İLİŞKİLERİN DONMASI TİCARETİ ETKİLER Mİ?

"Ticaret ile siyaset ilişkisi birebir birbirini etkilemez. İlerde bu ilişkilerin bu gerginliğin ticari ilişkilerimizde yansımaması derdindeyiz. Aracılar çok. Aracıları çıkarmamız lazım ilişkileri tamir edebiliriz. Milletimizin AB'ye girme arzusu bir platonik aşk değildir. Birliğe olan güven azalmaktadır. AB konusunda bir saha araştırması yapsak durum parlak değil"

EMEKLİ PROMOSYONU

"Emekli promosyonu Çalışma Bakanlığı konuyu bana atıyor. Emeklilerin beklentisini çok yükselltiler. Yıl sonuna kadar bir esasa bağlayacağız."

ASGARİ ÜCRET

"Asgari ücretin bin 300 lira olması ile birlikte işverenlerin yükü arttı. O kadar fazla reform düzeyinde düzenleme yaptık ki bunlara sıra gelmedi. Zorunlu emeklilik, kısmi zamanlı çalışma, KOBİ'lerin kredi alması, varlık barışı, Doğu ve Güneydoğu cazibe merkezleri gibi daha niceleri."

BORÇLARIN YAPILANDIRILMASI

"Borçların yapılandırılmasının uzatılması yasal olarak mümkün değil. Bu dönem çok yüksek bir müracaat oldu. Bu sanki çelişki gibi gösteriliyor. Burada da bir algı operasyonu olduğu açık. Önümüdeki hedeflerimizi bir kere belirsizlikleri ortada kaldıracağız. İstihdamın artırılması, ihracatın artırılması, ihracatın kalitesinin artırılmasına yönelik çalışmalarımzı devam ediyor. Referandum sürecine kadar bir belirsizlik yok. Dalgalanma geçicidir. Bu şoklara Türkiye'nin bağışıklığı vardır. Tedbirlemizi almaya devame ediyoruz. EKK'nin mevcut başkanı benim. Ben her gün çıkıp konuşamam. Benden sonra ekonomi ile ilgili söz sahibi olan kişi Mehmet Şimşek'tir.

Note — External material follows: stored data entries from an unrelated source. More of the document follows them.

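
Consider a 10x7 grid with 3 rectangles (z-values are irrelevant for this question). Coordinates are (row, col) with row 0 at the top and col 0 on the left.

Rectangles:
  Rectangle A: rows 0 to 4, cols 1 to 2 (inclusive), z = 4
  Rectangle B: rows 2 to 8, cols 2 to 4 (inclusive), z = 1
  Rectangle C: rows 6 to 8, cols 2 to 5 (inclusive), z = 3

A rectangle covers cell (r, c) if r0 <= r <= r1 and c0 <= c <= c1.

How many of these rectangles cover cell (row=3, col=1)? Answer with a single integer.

Answer: 1

Derivation:
Check cell (3,1):
  A: rows 0-4 cols 1-2 -> covers
  B: rows 2-8 cols 2-4 -> outside (col miss)
  C: rows 6-8 cols 2-5 -> outside (row miss)
Count covering = 1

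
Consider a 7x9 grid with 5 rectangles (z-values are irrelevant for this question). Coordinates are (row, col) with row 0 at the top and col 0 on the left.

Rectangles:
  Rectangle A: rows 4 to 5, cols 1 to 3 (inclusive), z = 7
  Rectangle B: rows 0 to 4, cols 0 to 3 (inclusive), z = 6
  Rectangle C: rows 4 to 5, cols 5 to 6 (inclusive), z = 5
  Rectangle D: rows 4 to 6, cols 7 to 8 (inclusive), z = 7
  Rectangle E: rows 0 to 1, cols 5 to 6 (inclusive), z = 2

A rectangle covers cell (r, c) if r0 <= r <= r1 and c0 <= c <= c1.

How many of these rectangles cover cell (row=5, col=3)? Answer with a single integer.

Answer: 1

Derivation:
Check cell (5,3):
  A: rows 4-5 cols 1-3 -> covers
  B: rows 0-4 cols 0-3 -> outside (row miss)
  C: rows 4-5 cols 5-6 -> outside (col miss)
  D: rows 4-6 cols 7-8 -> outside (col miss)
  E: rows 0-1 cols 5-6 -> outside (row miss)
Count covering = 1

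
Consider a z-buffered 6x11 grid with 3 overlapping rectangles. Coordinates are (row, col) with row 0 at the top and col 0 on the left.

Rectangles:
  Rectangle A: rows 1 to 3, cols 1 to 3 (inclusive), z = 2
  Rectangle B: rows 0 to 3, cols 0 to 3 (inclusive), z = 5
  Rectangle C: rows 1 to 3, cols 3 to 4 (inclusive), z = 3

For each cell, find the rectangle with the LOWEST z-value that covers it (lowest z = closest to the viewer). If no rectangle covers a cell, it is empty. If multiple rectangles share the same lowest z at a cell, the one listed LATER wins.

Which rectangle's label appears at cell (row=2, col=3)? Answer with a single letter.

Answer: A

Derivation:
Check cell (2,3):
  A: rows 1-3 cols 1-3 z=2 -> covers; best now A (z=2)
  B: rows 0-3 cols 0-3 z=5 -> covers; best now A (z=2)
  C: rows 1-3 cols 3-4 z=3 -> covers; best now A (z=2)
Winner: A at z=2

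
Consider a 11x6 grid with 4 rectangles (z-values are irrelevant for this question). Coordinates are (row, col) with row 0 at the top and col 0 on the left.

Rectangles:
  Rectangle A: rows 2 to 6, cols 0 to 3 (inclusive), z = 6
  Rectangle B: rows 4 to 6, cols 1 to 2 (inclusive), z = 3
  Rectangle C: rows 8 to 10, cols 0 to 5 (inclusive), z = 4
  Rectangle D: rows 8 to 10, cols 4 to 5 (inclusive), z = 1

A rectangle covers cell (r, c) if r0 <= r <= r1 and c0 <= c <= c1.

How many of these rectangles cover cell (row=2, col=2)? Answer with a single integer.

Answer: 1

Derivation:
Check cell (2,2):
  A: rows 2-6 cols 0-3 -> covers
  B: rows 4-6 cols 1-2 -> outside (row miss)
  C: rows 8-10 cols 0-5 -> outside (row miss)
  D: rows 8-10 cols 4-5 -> outside (row miss)
Count covering = 1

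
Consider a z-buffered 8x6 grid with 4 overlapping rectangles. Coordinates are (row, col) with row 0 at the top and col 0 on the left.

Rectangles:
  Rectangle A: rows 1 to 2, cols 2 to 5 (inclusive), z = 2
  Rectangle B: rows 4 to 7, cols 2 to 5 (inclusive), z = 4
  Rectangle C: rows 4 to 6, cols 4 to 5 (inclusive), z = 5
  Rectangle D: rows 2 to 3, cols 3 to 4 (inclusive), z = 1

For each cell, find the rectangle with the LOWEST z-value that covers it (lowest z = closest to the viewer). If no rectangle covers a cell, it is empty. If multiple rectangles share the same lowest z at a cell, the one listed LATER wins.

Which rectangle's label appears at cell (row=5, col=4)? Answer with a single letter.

Check cell (5,4):
  A: rows 1-2 cols 2-5 -> outside (row miss)
  B: rows 4-7 cols 2-5 z=4 -> covers; best now B (z=4)
  C: rows 4-6 cols 4-5 z=5 -> covers; best now B (z=4)
  D: rows 2-3 cols 3-4 -> outside (row miss)
Winner: B at z=4

Answer: B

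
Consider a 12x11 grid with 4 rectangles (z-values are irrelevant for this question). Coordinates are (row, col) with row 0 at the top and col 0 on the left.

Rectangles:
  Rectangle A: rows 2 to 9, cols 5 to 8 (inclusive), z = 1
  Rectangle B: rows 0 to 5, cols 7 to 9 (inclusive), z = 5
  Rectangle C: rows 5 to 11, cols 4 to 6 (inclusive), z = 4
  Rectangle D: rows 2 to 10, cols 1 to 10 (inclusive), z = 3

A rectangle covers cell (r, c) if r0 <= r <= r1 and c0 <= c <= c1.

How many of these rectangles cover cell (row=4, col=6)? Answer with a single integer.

Check cell (4,6):
  A: rows 2-9 cols 5-8 -> covers
  B: rows 0-5 cols 7-9 -> outside (col miss)
  C: rows 5-11 cols 4-6 -> outside (row miss)
  D: rows 2-10 cols 1-10 -> covers
Count covering = 2

Answer: 2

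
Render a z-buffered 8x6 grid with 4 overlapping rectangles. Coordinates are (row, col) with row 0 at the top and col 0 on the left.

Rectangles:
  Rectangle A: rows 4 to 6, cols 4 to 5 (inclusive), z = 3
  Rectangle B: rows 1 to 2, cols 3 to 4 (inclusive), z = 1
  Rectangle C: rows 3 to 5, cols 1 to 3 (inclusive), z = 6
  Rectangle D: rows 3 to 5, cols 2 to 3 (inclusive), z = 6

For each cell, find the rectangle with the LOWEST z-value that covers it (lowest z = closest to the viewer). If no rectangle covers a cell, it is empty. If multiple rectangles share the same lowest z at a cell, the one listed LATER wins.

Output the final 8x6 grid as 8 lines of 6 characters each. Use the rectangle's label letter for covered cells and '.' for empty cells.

......
...BB.
...BB.
.CDD..
.CDDAA
.CDDAA
....AA
......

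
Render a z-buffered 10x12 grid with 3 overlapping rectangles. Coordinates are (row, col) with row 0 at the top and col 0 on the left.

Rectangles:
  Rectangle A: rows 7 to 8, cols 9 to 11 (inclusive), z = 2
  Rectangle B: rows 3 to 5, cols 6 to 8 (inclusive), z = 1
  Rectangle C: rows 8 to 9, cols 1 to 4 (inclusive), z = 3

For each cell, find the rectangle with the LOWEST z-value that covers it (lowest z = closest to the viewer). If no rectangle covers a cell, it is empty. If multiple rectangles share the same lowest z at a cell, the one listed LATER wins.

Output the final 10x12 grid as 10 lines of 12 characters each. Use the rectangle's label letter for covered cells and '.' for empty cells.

............
............
............
......BBB...
......BBB...
......BBB...
............
.........AAA
.CCCC....AAA
.CCCC.......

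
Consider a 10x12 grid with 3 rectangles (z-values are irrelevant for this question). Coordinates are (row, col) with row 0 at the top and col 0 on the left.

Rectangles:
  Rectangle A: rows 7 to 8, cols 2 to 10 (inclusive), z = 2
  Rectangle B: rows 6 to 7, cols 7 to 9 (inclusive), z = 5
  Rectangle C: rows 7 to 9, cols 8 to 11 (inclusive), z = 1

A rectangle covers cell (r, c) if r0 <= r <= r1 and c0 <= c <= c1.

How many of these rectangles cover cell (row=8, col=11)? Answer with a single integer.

Answer: 1

Derivation:
Check cell (8,11):
  A: rows 7-8 cols 2-10 -> outside (col miss)
  B: rows 6-7 cols 7-9 -> outside (row miss)
  C: rows 7-9 cols 8-11 -> covers
Count covering = 1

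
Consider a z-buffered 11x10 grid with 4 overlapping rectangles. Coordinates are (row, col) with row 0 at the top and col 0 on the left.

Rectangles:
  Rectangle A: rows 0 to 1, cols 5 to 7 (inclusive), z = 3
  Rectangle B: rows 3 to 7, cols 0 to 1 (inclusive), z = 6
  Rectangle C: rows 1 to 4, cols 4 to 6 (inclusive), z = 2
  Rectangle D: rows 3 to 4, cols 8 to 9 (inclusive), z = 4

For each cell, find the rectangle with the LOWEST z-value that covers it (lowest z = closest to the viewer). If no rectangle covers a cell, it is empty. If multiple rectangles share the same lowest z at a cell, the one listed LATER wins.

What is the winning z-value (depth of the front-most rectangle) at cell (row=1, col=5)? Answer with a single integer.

Check cell (1,5):
  A: rows 0-1 cols 5-7 z=3 -> covers; best now A (z=3)
  B: rows 3-7 cols 0-1 -> outside (row miss)
  C: rows 1-4 cols 4-6 z=2 -> covers; best now C (z=2)
  D: rows 3-4 cols 8-9 -> outside (row miss)
Winner: C at z=2

Answer: 2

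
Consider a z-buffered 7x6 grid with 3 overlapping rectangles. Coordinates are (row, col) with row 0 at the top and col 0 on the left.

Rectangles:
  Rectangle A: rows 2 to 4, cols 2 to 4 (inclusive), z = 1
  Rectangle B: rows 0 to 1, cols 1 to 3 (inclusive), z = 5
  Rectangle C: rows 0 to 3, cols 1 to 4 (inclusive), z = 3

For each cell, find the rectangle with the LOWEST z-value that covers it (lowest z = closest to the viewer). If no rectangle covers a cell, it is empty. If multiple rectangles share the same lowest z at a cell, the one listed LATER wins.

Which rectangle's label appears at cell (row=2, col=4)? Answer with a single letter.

Answer: A

Derivation:
Check cell (2,4):
  A: rows 2-4 cols 2-4 z=1 -> covers; best now A (z=1)
  B: rows 0-1 cols 1-3 -> outside (row miss)
  C: rows 0-3 cols 1-4 z=3 -> covers; best now A (z=1)
Winner: A at z=1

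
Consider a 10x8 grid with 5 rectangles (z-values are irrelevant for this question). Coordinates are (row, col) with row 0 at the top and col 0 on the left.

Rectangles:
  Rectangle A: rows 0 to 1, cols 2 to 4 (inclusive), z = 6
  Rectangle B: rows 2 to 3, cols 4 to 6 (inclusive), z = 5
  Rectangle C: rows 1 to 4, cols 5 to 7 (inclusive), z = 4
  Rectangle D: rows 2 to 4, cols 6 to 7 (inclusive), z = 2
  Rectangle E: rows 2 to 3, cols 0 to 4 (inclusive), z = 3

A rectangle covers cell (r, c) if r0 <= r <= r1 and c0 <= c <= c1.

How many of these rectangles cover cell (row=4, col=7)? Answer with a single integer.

Check cell (4,7):
  A: rows 0-1 cols 2-4 -> outside (row miss)
  B: rows 2-3 cols 4-6 -> outside (row miss)
  C: rows 1-4 cols 5-7 -> covers
  D: rows 2-4 cols 6-7 -> covers
  E: rows 2-3 cols 0-4 -> outside (row miss)
Count covering = 2

Answer: 2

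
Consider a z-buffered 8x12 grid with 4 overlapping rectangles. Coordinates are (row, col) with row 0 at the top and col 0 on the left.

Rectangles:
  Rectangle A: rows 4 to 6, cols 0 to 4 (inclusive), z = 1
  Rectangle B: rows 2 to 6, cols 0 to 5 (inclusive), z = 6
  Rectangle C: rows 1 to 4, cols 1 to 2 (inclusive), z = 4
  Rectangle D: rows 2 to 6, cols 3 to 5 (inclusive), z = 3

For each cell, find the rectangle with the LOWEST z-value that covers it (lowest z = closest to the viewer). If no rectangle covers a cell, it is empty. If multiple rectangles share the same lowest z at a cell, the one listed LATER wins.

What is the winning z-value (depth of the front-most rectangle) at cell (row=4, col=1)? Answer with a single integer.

Check cell (4,1):
  A: rows 4-6 cols 0-4 z=1 -> covers; best now A (z=1)
  B: rows 2-6 cols 0-5 z=6 -> covers; best now A (z=1)
  C: rows 1-4 cols 1-2 z=4 -> covers; best now A (z=1)
  D: rows 2-6 cols 3-5 -> outside (col miss)
Winner: A at z=1

Answer: 1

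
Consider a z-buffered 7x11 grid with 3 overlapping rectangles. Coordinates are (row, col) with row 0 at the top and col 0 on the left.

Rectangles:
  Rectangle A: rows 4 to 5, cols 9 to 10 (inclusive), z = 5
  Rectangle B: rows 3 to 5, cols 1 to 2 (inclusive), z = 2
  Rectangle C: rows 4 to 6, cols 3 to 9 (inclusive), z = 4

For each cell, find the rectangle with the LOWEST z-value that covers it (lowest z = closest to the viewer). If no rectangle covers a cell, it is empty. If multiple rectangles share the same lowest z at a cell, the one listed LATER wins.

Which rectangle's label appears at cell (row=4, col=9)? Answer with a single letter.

Answer: C

Derivation:
Check cell (4,9):
  A: rows 4-5 cols 9-10 z=5 -> covers; best now A (z=5)
  B: rows 3-5 cols 1-2 -> outside (col miss)
  C: rows 4-6 cols 3-9 z=4 -> covers; best now C (z=4)
Winner: C at z=4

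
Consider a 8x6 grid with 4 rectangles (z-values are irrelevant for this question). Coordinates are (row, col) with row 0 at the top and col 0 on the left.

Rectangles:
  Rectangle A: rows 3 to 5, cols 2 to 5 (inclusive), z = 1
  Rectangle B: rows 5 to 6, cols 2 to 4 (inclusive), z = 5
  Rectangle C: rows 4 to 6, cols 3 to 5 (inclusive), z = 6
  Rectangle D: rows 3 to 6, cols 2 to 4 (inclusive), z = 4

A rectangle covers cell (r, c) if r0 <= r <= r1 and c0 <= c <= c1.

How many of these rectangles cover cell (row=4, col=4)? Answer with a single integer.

Answer: 3

Derivation:
Check cell (4,4):
  A: rows 3-5 cols 2-5 -> covers
  B: rows 5-6 cols 2-4 -> outside (row miss)
  C: rows 4-6 cols 3-5 -> covers
  D: rows 3-6 cols 2-4 -> covers
Count covering = 3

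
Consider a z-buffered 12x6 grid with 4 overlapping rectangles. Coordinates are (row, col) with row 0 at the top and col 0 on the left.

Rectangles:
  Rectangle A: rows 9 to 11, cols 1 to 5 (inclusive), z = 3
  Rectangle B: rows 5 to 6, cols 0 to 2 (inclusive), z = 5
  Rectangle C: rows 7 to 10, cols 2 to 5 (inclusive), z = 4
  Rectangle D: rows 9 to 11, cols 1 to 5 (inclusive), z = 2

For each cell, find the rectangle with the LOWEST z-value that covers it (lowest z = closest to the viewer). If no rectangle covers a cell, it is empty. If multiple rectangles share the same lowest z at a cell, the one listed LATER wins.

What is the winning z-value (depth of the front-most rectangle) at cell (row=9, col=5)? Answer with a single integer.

Answer: 2

Derivation:
Check cell (9,5):
  A: rows 9-11 cols 1-5 z=3 -> covers; best now A (z=3)
  B: rows 5-6 cols 0-2 -> outside (row miss)
  C: rows 7-10 cols 2-5 z=4 -> covers; best now A (z=3)
  D: rows 9-11 cols 1-5 z=2 -> covers; best now D (z=2)
Winner: D at z=2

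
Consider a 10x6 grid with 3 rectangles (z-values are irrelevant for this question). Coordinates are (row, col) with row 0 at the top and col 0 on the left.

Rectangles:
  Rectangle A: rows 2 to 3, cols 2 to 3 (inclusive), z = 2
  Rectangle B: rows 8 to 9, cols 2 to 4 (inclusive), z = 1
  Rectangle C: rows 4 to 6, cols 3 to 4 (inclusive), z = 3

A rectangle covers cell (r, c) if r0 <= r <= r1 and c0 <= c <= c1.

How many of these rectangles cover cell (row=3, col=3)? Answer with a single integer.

Check cell (3,3):
  A: rows 2-3 cols 2-3 -> covers
  B: rows 8-9 cols 2-4 -> outside (row miss)
  C: rows 4-6 cols 3-4 -> outside (row miss)
Count covering = 1

Answer: 1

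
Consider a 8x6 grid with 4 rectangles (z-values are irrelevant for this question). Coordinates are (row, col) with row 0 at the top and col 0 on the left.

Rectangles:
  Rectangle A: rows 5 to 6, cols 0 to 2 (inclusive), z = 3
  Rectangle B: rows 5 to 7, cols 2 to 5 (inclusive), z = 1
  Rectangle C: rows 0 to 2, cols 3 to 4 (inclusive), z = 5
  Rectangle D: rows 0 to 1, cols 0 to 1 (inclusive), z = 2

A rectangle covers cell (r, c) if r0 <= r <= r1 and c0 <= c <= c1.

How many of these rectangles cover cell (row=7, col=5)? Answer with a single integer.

Check cell (7,5):
  A: rows 5-6 cols 0-2 -> outside (row miss)
  B: rows 5-7 cols 2-5 -> covers
  C: rows 0-2 cols 3-4 -> outside (row miss)
  D: rows 0-1 cols 0-1 -> outside (row miss)
Count covering = 1

Answer: 1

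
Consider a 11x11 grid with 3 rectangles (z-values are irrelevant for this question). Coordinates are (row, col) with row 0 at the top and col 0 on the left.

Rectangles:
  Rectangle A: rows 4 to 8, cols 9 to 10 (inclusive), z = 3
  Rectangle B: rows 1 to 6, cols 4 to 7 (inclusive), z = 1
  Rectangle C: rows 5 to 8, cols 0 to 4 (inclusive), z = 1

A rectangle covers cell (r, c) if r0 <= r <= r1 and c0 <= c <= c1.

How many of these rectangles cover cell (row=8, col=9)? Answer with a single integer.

Check cell (8,9):
  A: rows 4-8 cols 9-10 -> covers
  B: rows 1-6 cols 4-7 -> outside (row miss)
  C: rows 5-8 cols 0-4 -> outside (col miss)
Count covering = 1

Answer: 1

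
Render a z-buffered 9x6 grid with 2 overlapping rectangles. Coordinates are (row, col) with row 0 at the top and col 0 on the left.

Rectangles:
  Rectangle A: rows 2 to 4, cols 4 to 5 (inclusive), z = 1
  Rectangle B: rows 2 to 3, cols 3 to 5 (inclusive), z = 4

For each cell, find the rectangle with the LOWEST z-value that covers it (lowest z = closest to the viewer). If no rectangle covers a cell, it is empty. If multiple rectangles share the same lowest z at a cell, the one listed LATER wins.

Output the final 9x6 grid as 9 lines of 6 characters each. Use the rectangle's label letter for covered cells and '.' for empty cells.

......
......
...BAA
...BAA
....AA
......
......
......
......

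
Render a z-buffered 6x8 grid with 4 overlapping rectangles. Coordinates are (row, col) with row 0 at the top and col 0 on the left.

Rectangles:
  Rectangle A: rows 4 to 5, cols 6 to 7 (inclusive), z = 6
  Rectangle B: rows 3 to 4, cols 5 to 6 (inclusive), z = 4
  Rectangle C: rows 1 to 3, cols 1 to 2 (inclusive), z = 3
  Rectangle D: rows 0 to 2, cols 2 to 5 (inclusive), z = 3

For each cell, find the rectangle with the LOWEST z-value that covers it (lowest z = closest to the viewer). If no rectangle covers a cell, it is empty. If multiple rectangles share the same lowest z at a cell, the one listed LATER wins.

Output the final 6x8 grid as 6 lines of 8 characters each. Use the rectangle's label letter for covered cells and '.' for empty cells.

..DDDD..
.CDDDD..
.CDDDD..
.CC..BB.
.....BBA
......AA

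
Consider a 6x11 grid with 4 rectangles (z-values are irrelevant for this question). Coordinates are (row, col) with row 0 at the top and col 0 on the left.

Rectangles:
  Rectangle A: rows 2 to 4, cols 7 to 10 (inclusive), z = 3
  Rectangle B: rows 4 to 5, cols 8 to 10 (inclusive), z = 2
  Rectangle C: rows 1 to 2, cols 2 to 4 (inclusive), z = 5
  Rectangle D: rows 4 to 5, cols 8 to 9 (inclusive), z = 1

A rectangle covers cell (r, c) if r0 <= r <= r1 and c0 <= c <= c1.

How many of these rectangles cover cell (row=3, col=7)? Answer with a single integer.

Check cell (3,7):
  A: rows 2-4 cols 7-10 -> covers
  B: rows 4-5 cols 8-10 -> outside (row miss)
  C: rows 1-2 cols 2-4 -> outside (row miss)
  D: rows 4-5 cols 8-9 -> outside (row miss)
Count covering = 1

Answer: 1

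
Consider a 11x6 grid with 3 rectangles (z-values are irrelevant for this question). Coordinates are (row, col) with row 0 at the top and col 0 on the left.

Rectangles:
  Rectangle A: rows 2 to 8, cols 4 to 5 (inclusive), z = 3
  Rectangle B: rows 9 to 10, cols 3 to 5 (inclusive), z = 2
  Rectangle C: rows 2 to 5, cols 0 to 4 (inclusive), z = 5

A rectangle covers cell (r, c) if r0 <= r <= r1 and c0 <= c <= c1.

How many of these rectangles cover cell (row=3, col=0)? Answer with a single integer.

Check cell (3,0):
  A: rows 2-8 cols 4-5 -> outside (col miss)
  B: rows 9-10 cols 3-5 -> outside (row miss)
  C: rows 2-5 cols 0-4 -> covers
Count covering = 1

Answer: 1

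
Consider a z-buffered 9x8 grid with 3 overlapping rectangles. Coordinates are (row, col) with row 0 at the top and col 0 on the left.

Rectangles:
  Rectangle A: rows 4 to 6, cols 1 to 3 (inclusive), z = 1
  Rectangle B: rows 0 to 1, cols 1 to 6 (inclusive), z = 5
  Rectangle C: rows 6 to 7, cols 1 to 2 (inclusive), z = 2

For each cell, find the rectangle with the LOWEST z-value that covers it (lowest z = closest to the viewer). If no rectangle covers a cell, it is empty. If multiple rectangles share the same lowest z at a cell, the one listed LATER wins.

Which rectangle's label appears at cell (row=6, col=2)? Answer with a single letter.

Answer: A

Derivation:
Check cell (6,2):
  A: rows 4-6 cols 1-3 z=1 -> covers; best now A (z=1)
  B: rows 0-1 cols 1-6 -> outside (row miss)
  C: rows 6-7 cols 1-2 z=2 -> covers; best now A (z=1)
Winner: A at z=1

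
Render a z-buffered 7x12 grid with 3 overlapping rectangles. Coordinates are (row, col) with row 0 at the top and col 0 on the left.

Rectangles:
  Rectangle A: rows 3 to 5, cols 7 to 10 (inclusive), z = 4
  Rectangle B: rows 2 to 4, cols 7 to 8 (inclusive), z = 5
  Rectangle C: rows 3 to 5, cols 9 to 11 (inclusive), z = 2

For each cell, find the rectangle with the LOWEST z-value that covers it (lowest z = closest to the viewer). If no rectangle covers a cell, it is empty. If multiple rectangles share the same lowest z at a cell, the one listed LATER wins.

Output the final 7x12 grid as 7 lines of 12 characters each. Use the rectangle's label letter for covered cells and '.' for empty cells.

............
............
.......BB...
.......AACCC
.......AACCC
.......AACCC
............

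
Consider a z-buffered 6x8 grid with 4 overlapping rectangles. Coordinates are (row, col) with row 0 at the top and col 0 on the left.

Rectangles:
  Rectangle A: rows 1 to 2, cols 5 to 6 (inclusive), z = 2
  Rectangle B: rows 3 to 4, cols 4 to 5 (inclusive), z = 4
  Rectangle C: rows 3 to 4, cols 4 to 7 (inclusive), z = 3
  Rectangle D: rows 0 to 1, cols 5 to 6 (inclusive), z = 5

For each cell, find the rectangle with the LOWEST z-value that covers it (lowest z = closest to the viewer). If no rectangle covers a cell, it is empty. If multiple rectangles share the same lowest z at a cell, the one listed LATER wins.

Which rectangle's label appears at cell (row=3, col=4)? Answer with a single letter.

Check cell (3,4):
  A: rows 1-2 cols 5-6 -> outside (row miss)
  B: rows 3-4 cols 4-5 z=4 -> covers; best now B (z=4)
  C: rows 3-4 cols 4-7 z=3 -> covers; best now C (z=3)
  D: rows 0-1 cols 5-6 -> outside (row miss)
Winner: C at z=3

Answer: C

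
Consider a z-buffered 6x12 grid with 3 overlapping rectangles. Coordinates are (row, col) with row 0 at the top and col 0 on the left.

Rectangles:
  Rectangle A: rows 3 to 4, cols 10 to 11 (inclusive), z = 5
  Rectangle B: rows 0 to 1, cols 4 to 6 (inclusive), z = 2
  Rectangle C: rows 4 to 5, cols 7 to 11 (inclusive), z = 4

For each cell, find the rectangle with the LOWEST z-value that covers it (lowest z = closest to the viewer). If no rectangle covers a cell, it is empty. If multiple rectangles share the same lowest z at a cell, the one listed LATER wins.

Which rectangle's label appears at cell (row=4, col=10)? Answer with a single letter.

Answer: C

Derivation:
Check cell (4,10):
  A: rows 3-4 cols 10-11 z=5 -> covers; best now A (z=5)
  B: rows 0-1 cols 4-6 -> outside (row miss)
  C: rows 4-5 cols 7-11 z=4 -> covers; best now C (z=4)
Winner: C at z=4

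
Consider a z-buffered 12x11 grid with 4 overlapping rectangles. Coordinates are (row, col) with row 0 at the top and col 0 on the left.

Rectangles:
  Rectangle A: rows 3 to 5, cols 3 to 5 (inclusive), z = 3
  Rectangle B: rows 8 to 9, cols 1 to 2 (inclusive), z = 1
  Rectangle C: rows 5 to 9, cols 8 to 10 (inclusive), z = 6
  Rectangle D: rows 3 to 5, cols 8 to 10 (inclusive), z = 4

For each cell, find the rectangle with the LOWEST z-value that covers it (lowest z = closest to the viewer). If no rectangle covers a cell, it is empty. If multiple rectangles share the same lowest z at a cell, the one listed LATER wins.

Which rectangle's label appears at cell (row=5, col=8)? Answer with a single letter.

Check cell (5,8):
  A: rows 3-5 cols 3-5 -> outside (col miss)
  B: rows 8-9 cols 1-2 -> outside (row miss)
  C: rows 5-9 cols 8-10 z=6 -> covers; best now C (z=6)
  D: rows 3-5 cols 8-10 z=4 -> covers; best now D (z=4)
Winner: D at z=4

Answer: D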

Genel koordinasyon bana ait benden sonra söz sahibi Mehmet Şimşektir."

ÖĞRETMENLER GÜNÜ

"1 milyona yakın öğretmenimiz var. AK Parti'den önce öğretmen sayısı 400 bin civarındaydı. Şuanda norm kadrolar kıyasladığımız zaman 50 bin öğretmen fazlamız var. Belli yerlerde yığılma var. 15 bin acil öğretmen aldık. Şuan çok ciddi öğretmen açığı söz konusu değil. 

2019'a kadar sabahçı öğlenci bitecek tam gün uygulamasına geçilecek. Yüzde 50'ye çıkan okul öncesi eğitimi zorunlu hale getireceğiz. 2-3 yaşından itibaren eğitime başlayacak. Bu eğitimde yapılacak 4+4+4 'den sonra en büyük reform olacağını düşünüyoruz. gün boyu eğitime geçmek için 71 bin dersliğe ihtiyacımız var.